Sementara itu, Jumiati, guru SD Negeri 101765 Kecamatan Percut Seituan, Kabupaten Deliserdang justru merasa curiga dengan pihak bank bersangkutan.
Pasalnya, saat dia hendak membayar utang, pihak bank itu malah menolak.
“Seharusnya orang bank senang mau dilunasi. Ini kok malah pihak bank tidak menerima, jadi maksud mereka biar tagihannya semakin tinggi begitu? Karena ini saja sudah mencapai miliaran, apalagi sampai lima tahun kedepan,” kesalnya.
Sementara itu, saat dihubungi oleh Tribun Medan terkait kasus ini, salah seorang pegawai bank yang disebut menanggungjawabi pinjaman para nasabah tersebut tidak memberi respon.

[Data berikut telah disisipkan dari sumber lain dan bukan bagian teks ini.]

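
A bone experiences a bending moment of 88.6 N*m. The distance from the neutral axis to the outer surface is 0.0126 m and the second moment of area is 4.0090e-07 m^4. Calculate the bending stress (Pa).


sigma = M * c / I
sigma = 88.6 * 0.0126 / 4.0090e-07
M * c = 1.1164
sigma = 2.7846e+06


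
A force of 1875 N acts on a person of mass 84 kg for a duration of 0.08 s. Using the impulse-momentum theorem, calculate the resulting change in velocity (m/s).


J = F * dt = 1875 * 0.08 = 150.0000 N*s
delta_v = J / m
delta_v = 150.0000 / 84
delta_v = 1.7857


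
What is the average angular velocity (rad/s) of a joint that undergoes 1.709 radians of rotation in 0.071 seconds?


omega = delta_theta / delta_t
omega = 1.709 / 0.071
omega = 24.0704


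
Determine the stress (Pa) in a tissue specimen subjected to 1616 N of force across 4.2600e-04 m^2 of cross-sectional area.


stress = F / A
stress = 1616 / 4.2600e-04
stress = 3.7934e+06


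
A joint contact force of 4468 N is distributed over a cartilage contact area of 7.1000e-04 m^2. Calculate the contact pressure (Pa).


P = F / A
P = 4468 / 7.1000e-04
P = 6.2930e+06


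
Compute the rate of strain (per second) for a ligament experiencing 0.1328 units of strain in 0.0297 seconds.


strain_rate = delta_strain / delta_t
strain_rate = 0.1328 / 0.0297
strain_rate = 4.4714


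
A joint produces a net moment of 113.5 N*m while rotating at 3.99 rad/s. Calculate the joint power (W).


P = M * omega
P = 113.5 * 3.99
P = 452.8650


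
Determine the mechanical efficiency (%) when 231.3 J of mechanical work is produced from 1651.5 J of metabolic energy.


eta = (W_mech / E_meta) * 100
eta = (231.3 / 1651.5) * 100
ratio = 0.1401
eta = 14.0054


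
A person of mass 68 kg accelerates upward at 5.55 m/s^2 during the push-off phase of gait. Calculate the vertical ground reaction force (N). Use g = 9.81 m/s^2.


GRF = m * (g + a)
GRF = 68 * (9.81 + 5.55)
GRF = 68 * 15.3600
GRF = 1044.4800


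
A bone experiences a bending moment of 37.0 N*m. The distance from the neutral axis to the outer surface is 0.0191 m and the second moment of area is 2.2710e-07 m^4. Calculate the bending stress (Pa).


sigma = M * c / I
sigma = 37.0 * 0.0191 / 2.2710e-07
M * c = 0.7067
sigma = 3.1118e+06


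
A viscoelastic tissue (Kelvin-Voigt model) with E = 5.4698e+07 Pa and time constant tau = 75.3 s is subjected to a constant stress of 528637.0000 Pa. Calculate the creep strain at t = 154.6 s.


epsilon(t) = (sigma/E) * (1 - exp(-t/tau))
sigma/E = 528637.0000 / 5.4698e+07 = 0.0097
exp(-t/tau) = exp(-154.6 / 75.3) = 0.1283
epsilon = 0.0097 * (1 - 0.1283)
epsilon = 0.0084


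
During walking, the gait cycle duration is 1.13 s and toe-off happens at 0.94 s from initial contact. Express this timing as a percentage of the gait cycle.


pct = (event_time / cycle_time) * 100
pct = (0.94 / 1.13) * 100
ratio = 0.8319
pct = 83.1858


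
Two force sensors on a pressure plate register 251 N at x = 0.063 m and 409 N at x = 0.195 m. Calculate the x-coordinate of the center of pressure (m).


COP_x = (F1*x1 + F2*x2) / (F1 + F2)
COP_x = (251*0.063 + 409*0.195) / (251 + 409)
Numerator = 95.5680
Denominator = 660
COP_x = 0.1448


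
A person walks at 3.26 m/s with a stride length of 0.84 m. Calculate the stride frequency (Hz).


f = v / stride_length
f = 3.26 / 0.84
f = 3.8810


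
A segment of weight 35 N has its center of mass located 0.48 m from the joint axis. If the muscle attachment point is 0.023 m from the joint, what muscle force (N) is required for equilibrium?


F_muscle = W * d_load / d_muscle
F_muscle = 35 * 0.48 / 0.023
Numerator = 16.8000
F_muscle = 730.4348


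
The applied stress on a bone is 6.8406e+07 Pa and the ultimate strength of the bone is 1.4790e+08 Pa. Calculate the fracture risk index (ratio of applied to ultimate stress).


FRI = applied / ultimate
FRI = 6.8406e+07 / 1.4790e+08
FRI = 0.4625


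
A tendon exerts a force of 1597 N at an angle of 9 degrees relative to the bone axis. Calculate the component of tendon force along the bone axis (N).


F_eff = F_tendon * cos(theta)
theta = 9 deg = 0.1571 rad
cos(theta) = 0.9877
F_eff = 1597 * 0.9877
F_eff = 1577.3383


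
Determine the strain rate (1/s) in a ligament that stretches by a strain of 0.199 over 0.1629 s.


strain_rate = delta_strain / delta_t
strain_rate = 0.199 / 0.1629
strain_rate = 1.2216


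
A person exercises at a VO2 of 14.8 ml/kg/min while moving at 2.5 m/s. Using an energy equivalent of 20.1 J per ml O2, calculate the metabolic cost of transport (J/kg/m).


Power per kg = VO2 * 20.1 / 60
Power per kg = 14.8 * 20.1 / 60 = 4.9580 W/kg
Cost = power_per_kg / speed
Cost = 4.9580 / 2.5
Cost = 1.9832


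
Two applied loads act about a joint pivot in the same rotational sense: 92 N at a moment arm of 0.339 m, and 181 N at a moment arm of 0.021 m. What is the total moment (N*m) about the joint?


M = F1 * d1 + F2 * d2
M = 92 * 0.339 + 181 * 0.021
M = 31.1880 + 3.8010
M = 34.9890


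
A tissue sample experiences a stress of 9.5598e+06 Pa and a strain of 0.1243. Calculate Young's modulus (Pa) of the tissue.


E = stress / strain
E = 9.5598e+06 / 0.1243
E = 7.6909e+07


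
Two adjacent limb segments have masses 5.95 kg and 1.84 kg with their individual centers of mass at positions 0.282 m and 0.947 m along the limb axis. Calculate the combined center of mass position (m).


COM = (m1*x1 + m2*x2) / (m1 + m2)
COM = (5.95*0.282 + 1.84*0.947) / (5.95 + 1.84)
Numerator = 3.4204
Denominator = 7.7900
COM = 0.4391


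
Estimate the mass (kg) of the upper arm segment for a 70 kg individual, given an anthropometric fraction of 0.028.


m_segment = body_mass * fraction
m_segment = 70 * 0.028
m_segment = 1.9600


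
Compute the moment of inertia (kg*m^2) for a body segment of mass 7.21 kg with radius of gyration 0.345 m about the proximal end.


I = m * k^2
I = 7.21 * 0.345^2
k^2 = 0.1190
I = 0.8582


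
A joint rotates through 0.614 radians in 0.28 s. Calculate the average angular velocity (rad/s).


omega = delta_theta / delta_t
omega = 0.614 / 0.28
omega = 2.1929


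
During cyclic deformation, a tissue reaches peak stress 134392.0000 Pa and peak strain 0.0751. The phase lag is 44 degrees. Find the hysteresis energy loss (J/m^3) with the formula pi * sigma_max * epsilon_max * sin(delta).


E_loss = pi * sigma_max * epsilon_max * sin(delta)
delta = 44 deg = 0.7679 rad
sin(delta) = 0.6947
E_loss = pi * 134392.0000 * 0.0751 * 0.6947
E_loss = 22025.9424


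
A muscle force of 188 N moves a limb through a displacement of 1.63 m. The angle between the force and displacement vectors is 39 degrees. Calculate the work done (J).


W = F * d * cos(theta)
theta = 39 deg = 0.6807 rad
cos(theta) = 0.7771
W = 188 * 1.63 * 0.7771
W = 238.1486


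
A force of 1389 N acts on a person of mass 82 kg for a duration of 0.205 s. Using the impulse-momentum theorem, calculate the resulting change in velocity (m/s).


J = F * dt = 1389 * 0.205 = 284.7450 N*s
delta_v = J / m
delta_v = 284.7450 / 82
delta_v = 3.4725


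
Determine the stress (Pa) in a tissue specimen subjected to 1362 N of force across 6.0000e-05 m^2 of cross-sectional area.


stress = F / A
stress = 1362 / 6.0000e-05
stress = 2.2700e+07


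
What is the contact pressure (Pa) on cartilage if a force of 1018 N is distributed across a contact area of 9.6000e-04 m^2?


P = F / A
P = 1018 / 9.6000e-04
P = 1.0604e+06


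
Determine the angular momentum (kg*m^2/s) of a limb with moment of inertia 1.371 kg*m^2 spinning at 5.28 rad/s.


L = I * omega
L = 1.371 * 5.28
L = 7.2389


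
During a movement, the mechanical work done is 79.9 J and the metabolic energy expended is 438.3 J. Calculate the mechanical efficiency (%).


eta = (W_mech / E_meta) * 100
eta = (79.9 / 438.3) * 100
ratio = 0.1823
eta = 18.2295


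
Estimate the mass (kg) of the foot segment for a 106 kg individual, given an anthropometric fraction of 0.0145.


m_segment = body_mass * fraction
m_segment = 106 * 0.0145
m_segment = 1.5370


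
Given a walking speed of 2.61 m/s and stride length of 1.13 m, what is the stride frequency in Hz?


f = v / stride_length
f = 2.61 / 1.13
f = 2.3097


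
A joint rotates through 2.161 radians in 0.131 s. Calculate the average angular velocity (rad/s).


omega = delta_theta / delta_t
omega = 2.161 / 0.131
omega = 16.4962


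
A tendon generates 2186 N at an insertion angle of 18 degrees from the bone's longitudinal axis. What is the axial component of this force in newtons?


F_eff = F_tendon * cos(theta)
theta = 18 deg = 0.3142 rad
cos(theta) = 0.9511
F_eff = 2186 * 0.9511
F_eff = 2079.0095


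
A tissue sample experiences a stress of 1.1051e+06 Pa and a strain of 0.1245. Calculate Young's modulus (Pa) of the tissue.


E = stress / strain
E = 1.1051e+06 / 0.1245
E = 8.8763e+06


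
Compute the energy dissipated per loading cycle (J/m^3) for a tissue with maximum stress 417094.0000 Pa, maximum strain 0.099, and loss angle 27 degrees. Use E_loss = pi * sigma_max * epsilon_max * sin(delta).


E_loss = pi * sigma_max * epsilon_max * sin(delta)
delta = 27 deg = 0.4712 rad
sin(delta) = 0.4540
E_loss = pi * 417094.0000 * 0.099 * 0.4540
E_loss = 58893.2843


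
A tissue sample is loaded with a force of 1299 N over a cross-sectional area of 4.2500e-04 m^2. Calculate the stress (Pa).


stress = F / A
stress = 1299 / 4.2500e-04
stress = 3.0565e+06


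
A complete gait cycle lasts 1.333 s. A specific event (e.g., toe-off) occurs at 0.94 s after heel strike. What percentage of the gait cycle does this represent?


pct = (event_time / cycle_time) * 100
pct = (0.94 / 1.333) * 100
ratio = 0.7052
pct = 70.5176


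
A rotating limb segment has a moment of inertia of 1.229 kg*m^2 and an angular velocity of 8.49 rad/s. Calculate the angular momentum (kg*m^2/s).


L = I * omega
L = 1.229 * 8.49
L = 10.4342


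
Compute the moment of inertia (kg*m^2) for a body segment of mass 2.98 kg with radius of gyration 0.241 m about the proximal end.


I = m * k^2
I = 2.98 * 0.241^2
k^2 = 0.0581
I = 0.1731


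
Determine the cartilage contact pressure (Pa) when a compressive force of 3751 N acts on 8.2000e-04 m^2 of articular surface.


P = F / A
P = 3751 / 8.2000e-04
P = 4.5744e+06


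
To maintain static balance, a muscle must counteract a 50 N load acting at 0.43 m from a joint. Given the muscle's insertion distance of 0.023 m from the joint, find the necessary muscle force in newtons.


F_muscle = W * d_load / d_muscle
F_muscle = 50 * 0.43 / 0.023
Numerator = 21.5000
F_muscle = 934.7826


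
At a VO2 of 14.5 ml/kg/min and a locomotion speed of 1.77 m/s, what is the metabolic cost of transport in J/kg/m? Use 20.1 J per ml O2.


Power per kg = VO2 * 20.1 / 60
Power per kg = 14.5 * 20.1 / 60 = 4.8575 W/kg
Cost = power_per_kg / speed
Cost = 4.8575 / 1.77
Cost = 2.7444


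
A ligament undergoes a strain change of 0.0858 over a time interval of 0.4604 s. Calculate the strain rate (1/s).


strain_rate = delta_strain / delta_t
strain_rate = 0.0858 / 0.4604
strain_rate = 0.1864


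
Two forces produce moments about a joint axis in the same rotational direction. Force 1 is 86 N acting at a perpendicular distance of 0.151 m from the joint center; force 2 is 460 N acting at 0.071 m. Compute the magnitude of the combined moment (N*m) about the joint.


M = F1 * d1 + F2 * d2
M = 86 * 0.151 + 460 * 0.071
M = 12.9860 + 32.6600
M = 45.6460


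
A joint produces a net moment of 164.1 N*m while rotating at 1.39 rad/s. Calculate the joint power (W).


P = M * omega
P = 164.1 * 1.39
P = 228.0990


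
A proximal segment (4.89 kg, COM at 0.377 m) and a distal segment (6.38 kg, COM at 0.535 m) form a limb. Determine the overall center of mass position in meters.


COM = (m1*x1 + m2*x2) / (m1 + m2)
COM = (4.89*0.377 + 6.38*0.535) / (4.89 + 6.38)
Numerator = 5.2568
Denominator = 11.2700
COM = 0.4664


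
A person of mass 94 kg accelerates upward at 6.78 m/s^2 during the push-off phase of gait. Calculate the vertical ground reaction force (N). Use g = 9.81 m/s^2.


GRF = m * (g + a)
GRF = 94 * (9.81 + 6.78)
GRF = 94 * 16.5900
GRF = 1559.4600


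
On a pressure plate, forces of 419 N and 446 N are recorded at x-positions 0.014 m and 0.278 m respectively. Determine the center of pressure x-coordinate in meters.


COP_x = (F1*x1 + F2*x2) / (F1 + F2)
COP_x = (419*0.014 + 446*0.278) / (419 + 446)
Numerator = 129.8540
Denominator = 865
COP_x = 0.1501


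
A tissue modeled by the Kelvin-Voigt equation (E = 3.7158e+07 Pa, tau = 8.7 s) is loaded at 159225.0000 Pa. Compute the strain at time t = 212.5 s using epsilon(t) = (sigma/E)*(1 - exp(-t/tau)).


epsilon(t) = (sigma/E) * (1 - exp(-t/tau))
sigma/E = 159225.0000 / 3.7158e+07 = 0.0043
exp(-t/tau) = exp(-212.5 / 8.7) = 2.4674e-11
epsilon = 0.0043 * (1 - 2.4674e-11)
epsilon = 0.0043


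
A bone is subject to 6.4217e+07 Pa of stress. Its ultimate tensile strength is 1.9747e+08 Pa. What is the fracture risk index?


FRI = applied / ultimate
FRI = 6.4217e+07 / 1.9747e+08
FRI = 0.3252


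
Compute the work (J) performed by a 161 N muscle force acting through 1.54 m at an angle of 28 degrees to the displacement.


W = F * d * cos(theta)
theta = 28 deg = 0.4887 rad
cos(theta) = 0.8829
W = 161 * 1.54 * 0.8829
W = 218.9180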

Begitu juga saat dilayangkan pesan via WhatsApp, pegawai itu tidak memberikan jawaban.
Sudah dua kali dilaporkan
Kasus yang dialami sejumlah pensiunan guru ini ternyata sudah dua kali dilaporkan ke Polda Sumut.
Laporan pertama dibuat oleh Undang Siregar pada Juni 2021 lalu.
Kemudian pada 7 Maret 2022 lalu, pelapor atas nama Ammah mengadukan kembali kasus ini dengan bukti lapor STTLP/B/436/III/2022/SPKT/Polda Sumatera Utara.
Sayangnya, laporan para korban ini belum ditindaklanjuti Polda Sumut.
Firdaus selaku kuasa hukum para korban pun menduga, bahwa Polda Sumut tak serius menangani kasus ini.
“Karena ada dua laporan ini, kalau Polda Sumut profesional, terbuka, LP nya itu dibuka. Laporan sudah 6 bulan. Kalau menurut kami sudah seharusnya dikirim berkas kami ke kejaksaan,” ujar Firdaus.
Kabid Humas Polda Sumut Kombes Hadi mengatakan pihaknya masih mendalami kasus tersebut.
Dia menyebut polisi segera memanggil kedua belah pihak.
“Polda akan mendalami dan menyelidiki dan tentu akan mengundang klarifikasi pihak-pihak terkait. Nanti penyidik yang akan menentukan,” jelasnya.
Selain melaporkan kasus ini ke Polda Sumut, diwartakan pula bahwa para korban telah menyurati pihak Bank Mandiri dan Bank Indonesia terkait dugaan penipuan yang mereka alami.
Mereka meminta bank yang membawa nama bank milik Negara ini diperiksa kebenarannya apa memang bekerjasama dengan Bank Mandiri atau hanya berbadan hukum koperasi.